When we decided that now is the time to start our building journey, I found a lovely consulting company called Curvatecture. Hayden (from Curvatecture) has been amazing and supportive during the conception and planning phase of the build; he put us in touch with the lovely Kirstie from Shelter Building Design who took our confused concepts for the house and turned them into a coherent plan that the council would understand. Kirstie virtually filled out the DA and the other numerous reports demanded by the council. We had visits from the soil test company, the waste water system design company, the council building inspector and the engineer had to sign off on the plans before we submitted. Finally… we sent in the application, paid off all the various consultants and now… we have approval to build our swallow’s nest house (round and made from mud).
To celebrate this milestone, the swallows that nest in our bedroom have decided to have a late clutch of babies.
Our next step is to complete an owner builder course and apply for a building certificate. After that we will be looking for some money (somewhere, somehow) to start the build. If anyone has any suggestions for funding this build, feel free to let me know.

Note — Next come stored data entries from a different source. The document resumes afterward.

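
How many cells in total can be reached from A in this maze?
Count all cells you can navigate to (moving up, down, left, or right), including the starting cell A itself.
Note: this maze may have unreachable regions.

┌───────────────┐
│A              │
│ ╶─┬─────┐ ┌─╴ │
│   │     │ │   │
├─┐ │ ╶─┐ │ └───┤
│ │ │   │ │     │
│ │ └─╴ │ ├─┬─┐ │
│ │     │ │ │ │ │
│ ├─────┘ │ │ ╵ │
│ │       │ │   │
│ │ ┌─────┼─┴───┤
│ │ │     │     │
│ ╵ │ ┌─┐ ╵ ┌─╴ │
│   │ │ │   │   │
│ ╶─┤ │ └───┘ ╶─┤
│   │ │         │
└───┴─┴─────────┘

Using BFS/flood-fill to find all reachable cells from A:
Maze size: 8 × 8 = 64 total cells
20 cell(s) are walled off and cannot be reached from A.
Reachable cells: 44

Reachable region (· marks reachable cells):

┌───────────────┐
│A · · · · · · ·│
│ ╶─┬─────┐ ┌─╴ │
│· ·│· · ·│·│· ·│
├─┐ │ ╶─┐ │ └───┤
│·│·│· ·│·│· · ·│
│ │ └─╴ │ ├─┬─┐ │
│·│· · ·│·│ │·│·│
│ ├─────┘ │ │ ╵ │
│·│· · · ·│ │· ·│
│ │ ┌─────┼─┴───┤
│·│·│     │     │
│ ╵ │ ┌─┐ ╵ ┌─╴ │
│· ·│ │ │   │   │
│ ╶─┤ │ └───┘ ╶─┤
│· ·│ │         │
└───┴─┴─────────┘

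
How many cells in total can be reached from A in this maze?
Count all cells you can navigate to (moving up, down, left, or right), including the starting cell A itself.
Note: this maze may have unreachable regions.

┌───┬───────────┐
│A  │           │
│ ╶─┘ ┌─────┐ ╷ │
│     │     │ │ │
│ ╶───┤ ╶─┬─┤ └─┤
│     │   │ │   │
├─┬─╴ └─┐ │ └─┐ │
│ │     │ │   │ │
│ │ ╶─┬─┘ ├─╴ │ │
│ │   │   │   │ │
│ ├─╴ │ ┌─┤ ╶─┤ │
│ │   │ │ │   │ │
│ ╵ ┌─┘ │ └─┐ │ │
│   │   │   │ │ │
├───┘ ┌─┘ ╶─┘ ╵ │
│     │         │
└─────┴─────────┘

Using BFS/flood-fill to find all reachable cells from A:
Maze size: 8 × 8 = 64 total cells
14 cell(s) are walled off and cannot be reached from A.
Reachable cells: 50

Reachable region (· marks reachable cells):

┌───┬───────────┐
│A ·│· · · · · ·│
│ ╶─┘ ┌─────┐ ╷ │
│· · ·│     │·│·│
│ ╶───┤ ╶─┬─┤ └─┤
│· · ·│   │·│· ·│
├─┬─╴ └─┐ │ └─┐ │
│·│· · ·│ │· ·│·│
│ │ ╶─┬─┘ ├─╴ │ │
│·│· ·│   │· ·│·│
│ ├─╴ │ ┌─┤ ╶─┤ │
│·│· ·│ │·│· ·│·│
│ ╵ ┌─┘ │ └─┐ │ │
│· ·│   │· ·│·│·│
├───┘ ┌─┘ ╶─┘ ╵ │
│     │· · · · ·│
└─────┴─────────┘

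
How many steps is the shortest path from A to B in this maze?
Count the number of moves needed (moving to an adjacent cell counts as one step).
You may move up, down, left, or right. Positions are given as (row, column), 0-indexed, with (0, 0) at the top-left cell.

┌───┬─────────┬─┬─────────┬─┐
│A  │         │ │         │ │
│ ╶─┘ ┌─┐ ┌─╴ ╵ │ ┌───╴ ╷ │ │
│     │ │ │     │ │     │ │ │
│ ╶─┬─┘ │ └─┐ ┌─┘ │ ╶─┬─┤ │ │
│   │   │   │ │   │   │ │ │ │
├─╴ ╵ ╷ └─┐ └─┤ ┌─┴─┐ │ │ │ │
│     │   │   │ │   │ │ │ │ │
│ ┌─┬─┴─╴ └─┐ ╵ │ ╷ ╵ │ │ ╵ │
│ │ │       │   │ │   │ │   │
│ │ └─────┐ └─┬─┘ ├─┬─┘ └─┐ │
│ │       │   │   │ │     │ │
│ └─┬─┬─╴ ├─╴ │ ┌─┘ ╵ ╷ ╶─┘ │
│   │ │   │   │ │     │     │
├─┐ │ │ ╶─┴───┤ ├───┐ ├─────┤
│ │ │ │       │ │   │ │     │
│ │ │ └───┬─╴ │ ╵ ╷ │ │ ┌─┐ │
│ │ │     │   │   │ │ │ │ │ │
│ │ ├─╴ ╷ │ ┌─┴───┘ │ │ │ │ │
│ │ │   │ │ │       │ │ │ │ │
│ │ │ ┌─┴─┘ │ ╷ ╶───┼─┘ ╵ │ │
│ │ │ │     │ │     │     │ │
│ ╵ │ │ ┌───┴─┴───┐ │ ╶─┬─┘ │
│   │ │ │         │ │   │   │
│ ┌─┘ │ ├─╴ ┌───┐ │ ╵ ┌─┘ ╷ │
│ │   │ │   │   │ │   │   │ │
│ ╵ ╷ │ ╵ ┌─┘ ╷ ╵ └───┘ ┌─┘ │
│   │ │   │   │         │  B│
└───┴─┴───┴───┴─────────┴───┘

Using BFS to find shortest path:
Start: (0, 0), End: (13, 13)
Path found:
(0,0) → (1,0) → (1,1) → (1,2) → (0,2) → (0,3) → (0,4) → (1,4) → (2,4) → (2,5) → (3,5) → (3,6) → (4,6) → (4,7) → (3,7) → (2,7) → (2,8) → (1,8) → (0,8) → (0,9) → (0,10) → (0,11) → (1,11) → (1,10) → (1,9) → (2,9) → (2,10) → (3,10) → (4,10) → (4,9) → (3,9) → (3,8) → (4,8) → (5,8) → (5,7) → (6,7) → (7,7) → (8,7) → (8,8) → (7,8) → (7,9) → (8,9) → (9,9) → (9,8) → (9,7) → (10,7) → (10,8) → (10,9) → (11,9) → (12,9) → (12,10) → (11,10) → (10,10) → (10,11) → (9,11) → (8,11) → (7,11) → (7,12) → (7,13) → (8,13) → (9,13) → (10,13) → (11,13) → (12,13) → (13,13)
Number of steps: 64

Solution:

┌───┬─────────┬─┬─────────┬─┐
│A  │↱ → ↓    │ │↱ → → ↓  │ │
│ ╶─┘ ┌─┐ ┌─╴ ╵ │ ┌───╴ ╷ │ │
│↳ → ↑│ │↓│     │↑│↓ ← ↲│ │ │
│ ╶─┬─┘ │ └─┐ ┌─┘ │ ╶─┬─┤ │ │
│   │   │↳ ↓│ │↱ ↑│↳ ↓│ │ │ │
├─╴ ╵ ╷ └─┐ └─┤ ┌─┴─┐ │ │ │ │
│     │   │↳ ↓│↑│↓ ↰│↓│ │ │ │
│ ┌─┬─┴─╴ └─┐ ╵ │ ╷ ╵ │ │ ╵ │
│ │ │       │↳ ↑│↓│↑ ↲│ │   │
│ │ └─────┐ └─┬─┘ ├─┬─┘ └─┐ │
│ │       │   │↓ ↲│ │     │ │
│ └─┬─┬─╴ ├─╴ │ ┌─┘ ╵ ╷ ╶─┘ │
│   │ │   │   │↓│     │     │
├─┐ │ │ ╶─┴───┤ ├───┐ ├─────┤
│ │ │ │       │↓│↱ ↓│ │↱ → ↓│
│ │ │ └───┬─╴ │ ╵ ╷ │ │ ┌─┐ │
│ │ │     │   │↳ ↑│↓│ │↑│ │↓│
│ │ ├─╴ ╷ │ ┌─┴───┘ │ │ │ │ │
│ │ │   │ │ │  ↓ ← ↲│ │↑│ │↓│
│ │ │ ┌─┴─┘ │ ╷ ╶───┼─┘ ╵ │ │
│ │ │ │     │ │↳ → ↓│↱ ↑  │↓│
│ ╵ │ │ ┌───┴─┴───┐ │ ╶─┬─┘ │
│   │ │ │         │↓│↑  │  ↓│
│ ┌─┘ │ ├─╴ ┌───┐ │ ╵ ┌─┘ ╷ │
│ │   │ │   │   │ │↳ ↑│   │↓│
│ ╵ ╷ │ ╵ ┌─┘ ╷ ╵ └───┘ ┌─┘ │
│   │ │   │   │         │  B│
└───┴─┴───┴───┴─────────┴───┘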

Below are some previews of our little house. This is a future vision of what it will look like. Of course I would like to think there will be trees and shrubs (fire retardant species of course) and a nice paved area with outdoor furniture, but in reality it will be surrounded by half finished projects, animals in makeshift enclosures and the general detritus of our lives. It doesn’t matter, it will be home; a home filled with excitement for life, joy and interest in the fascinating small events that make up an ecosystem.